La demanderesse a admis avoir commis une erreur en tardant pour envoyer le formulaire, mais elle a aussi dit ce qui suit :

[traduction] « Je pensais avoir commencé mon appel en, comme j’ai déjà mentionné, discutant par téléphone avec la représentante puisqu’ils notent tout ce que vous dites [...] et je ne voyais pas quelle différence il peut y avoir entre tout taper ce que je dis et aller le dire en personne, ou entre le fait que je rédige tout et je vais le porter en personne. C’est ce qui, selon moi, enclencherait le processus. »

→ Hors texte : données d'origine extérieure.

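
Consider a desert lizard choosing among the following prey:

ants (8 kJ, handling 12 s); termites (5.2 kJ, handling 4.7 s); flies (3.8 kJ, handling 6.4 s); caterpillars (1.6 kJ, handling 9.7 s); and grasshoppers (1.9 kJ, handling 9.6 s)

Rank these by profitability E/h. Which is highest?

Profitability E/h (kJ/s): ants = 8/12 = 0.667, termites = 5.2/4.7 = 1.11, flies = 3.8/6.4 = 0.594, caterpillars = 1.6/9.7 = 0.165, grasshoppers = 1.9/9.6 = 0.198.
Ranked: termites > ants > flies > grasshoppers > caterpillars.

termites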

[14] Je suis convaincu que le paragraphe 78(2) du Règlement sur l’assurance-emploi énonce un processus précis concernant le dépôt des demandes de révision, ce que la demanderesse n’a pas suivi. Néanmoins, la compréhension du processus par la demanderesse relève une certaine importance afin de déterminer la question de savoir si elle offre une explication raisonnable pour prolonger le délai. Un demandeur qui croit avoir enclenché un processus de révision officiel ne part pas sur le même pied qu’un demandeur qui choisit de ne pas tenir compte du processus en place, au profit d’une solution non autorisée provenant de son cru.

[15] Au paragraphe 33, la division générale met l’accent sur les raisons données par la demanderesse pour lesquelles elle n’a pas remis le formulaire en personne à la Commission; elle mentionne qu’elle était occupée avec ses enfants, que son époux militaire était parti en mission pendant huit mois, qu’elle ne possède pas de véhicule et qu’elle a tenté de régler la question par téléphone.

[16] Ces raisons se rapportent expressément au dépôt tardif du formulaire de révision de la part de la demanderesse. Cependant, si l’argument de la demanderesse selon lequel elle pensait avoir enclenché le processus officiel de révision par téléphone est accepté comme explication raisonnable pour ne pas répondre aux critères techniques relatifs au dépôt d’une demande de révision, les raisons données pour justifier son dépôt physique tardif du formulaire auraient moins d’importance.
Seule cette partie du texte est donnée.